Famous Artists And Their Beautiful Homes
We’ve curated a list of a few artists whose spaces truly encapsulate their creative style - so much so that they’ve been turned into museums that you can visit!
Salvador Dalí: Casa Museu Dalí, Cadaqués, Spain
An author, artist and provocateur, Salvador Dalí was one of the most notable figures of the Surrealist movement. In 1930, he bought a fisherman’s hut in the tiny village of Portlligat, where he envisaged a small, cosy space in which he described in his autobiography as ‘the smaller, the more womb-like’. As with any big dreamer, this initial plan quickly changed and his space grew overtime.
Dali soon moved full-time to Portlligat and the village became a large source of inspiration for his work. He expanded his living space to include four more huts, creating a labyrinthine abode. Today the artist’s house is still stuffed with artworks and oddities that were collected and treasured by Dalí.
Image via Wikimedia
Claude Monet: Maison et Jardin de Claude Monet, Giverny, France
Claude Monet was a famous French painter and one of the founders of the Impressionist movement. As tranquil as his landscapes, the artist lived in this small Normandy village and took to the surroundings for inspiration in his masterpieces. The artist’s home itself is like walking through his paintings featuring bright colours - pink exterior walls, with vivid blues, greens and yellows on the interior, deliberately to align with the palette of his own works.
After facing severe destruction due to World War II, the property underwent a large 10-year restoration project in the late 1970s, and was returned to its former pristine state.
Image via normandie-tourisme.fr
Joan Miro: The Sert Studio, Mallorca, Spain
Joan Miro was a famous, Spanish Catalan artist, who created works in sculpture and painting, and also worked as a ceramist. In 1956, he enlisted his friend, and former Le Corbusier student, Josep Lluís Sert to design the Modernist studio for him in the outskirts of Palma.
The atelier is situated on a hill overlooking the Balearic coast and features large skylight windows to draw light into the center of the studio, where the artist lived and worked for nearly three decades. Two years before his death, Miró endowed his studio to the city of Palma de Mallorca.
Image via miromallorca.com
Barbara Hepworth: Museum and Sculpture Garden, St. Ives, Cornwall, UK
Dame Jocelyn Barbara Hepworth DBE was an English artist and sculptor, whose art exemplifies Modernism - particularly modern sculpture.

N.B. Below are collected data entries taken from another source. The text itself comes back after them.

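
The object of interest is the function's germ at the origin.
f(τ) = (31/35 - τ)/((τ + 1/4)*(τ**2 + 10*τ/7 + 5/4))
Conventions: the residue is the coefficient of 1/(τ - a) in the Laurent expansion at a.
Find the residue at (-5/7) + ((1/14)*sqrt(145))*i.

The residue is (-318/535) + ((5812/77575)*sqrt(145))*i.

The factor τ**2 + 10*τ/7 + 5/4 splits as (τ - a)(τ - a') with a = (-5/7) + ((1/14)*sqrt(145))*i, a' = (-5/7) - ((1/14)*sqrt(145))*i. At the order-1 pole a set g(τ) = (τ - a)*f(τ) = [(31/35 - τ)/(τ + 1/4)] / (τ - a').
Simple pole: residue = g(a) at a = (-5/7) + ((1/14)*sqrt(145))*i, which is (-318/535) + ((5812/77575)*sqrt(145))*i.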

Hepworth was a leading figure in the colony of artists who resided in St. Ives during the First and Second World Wars. Living and working in her studio until her death in 1975, the space is a sanctuary of the artist’s creativity with beautiful gardens that surround her large-scale bronze sculptures.
Image via Squarespace
Jackson Pollock and Lee Krasner: House, East Hampton, USA
Jackson Pollock was an influential American painter, and the leading force behind the abstract expressionist movement in the art world. Lenore "Lee" Krasner was an American abstract expressionist painter, with a strong speciality in collage. The two were married and lived together, in a modest home studio in the Hamptons just outside of the hustle and bustle of New York City, where you can still walk the paint splattered wooden floors from their canvases. After Pollock’s death in 1956, Lee Krasner stayed in the home and studio, working there for the rest of her life.
Image via estliving.com
Paul Cézanne: Atelier, Aix-en-Provence, France
Paul Cézanne was a French artist and Post-Impressionist painter whose work jumpstarted the transition from the 19th-century conception of artistic endeavor to a new and radically different world of art in the 20th century. He lived and worked for many years in a charming house in Aix-en-Provence, France. He primarily lived in a small apartment just down the hill from his studio, but the house was perhaps his most cherished personal space. The museum there now holds some of his original still-life models, as well as his furniture and work tools.